What can I say about sinks? The Czech noise-rock trio is simply one of the best new rock bands in Europe right now, which anyone that caught their sonic onslaught would attest to. Singer and guitarist Antonín Mika stalked the stage, playing with the energy of a young Kurt Cobain, spiting oblique, almost spoken poetry, driven by a rhythmic core of Vendula Pukyšová, Peter Štímel who give Fugazi’s rhythm section a run for its money in the strange shapes it concocts while keeping the funk and groove. Pukyšová in particular lifted the band with her complex bass lines. All in all the melee recalled everything from Killing Joke and Jesus Lizard, to Big Black and Mudhoney but never fell into the trap of pure mimicry. For anyone, who likes their rock challenging but hook-laden, Sinks is your new favourite band.

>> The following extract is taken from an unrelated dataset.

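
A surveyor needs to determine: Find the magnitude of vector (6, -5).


|u| = sqrt(6^2 + (-5)^2) = sqrt(61) = 7.8102

7.8102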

The power of punk is borderless, language less as was shown by Spanish hardcore-and-much-more crew Podium, fronted by whirlwind performer África Mansaray, who stalked the space in front of the stage, screaming with guttural rage. I don’t speak Spanish but this felt important! Musically, the four remaining players took us through a journey of the widest understanding of what “punk” is, one moment they are expanding the template like Fucked Up, another taking the rhythms to strange places like Shellac and in another blasting like Discharge at their most visceral. Add in the penchant for industrial scuzz and the odd Oi number, and you have a punk trainspotters delight. And it was LOUD, in the best possible way, blowing away any ideas of sonic restraint from the past 18 months.

Podium
Podium

With a 4am departure time looming I managed to catch a quick glimpse of Czech Republic’s Tea Sofia, who I have been tipping for over a year. Her woozy future RnB/electronic pop translated well to the stage but an arduous journey home was calling me back to the hotel.

And that was that, a stunning reintroduction to “real” live music and at an event that specialises in curating the best talents from a region we don’t hear a lot about over in the UK and mores the pity.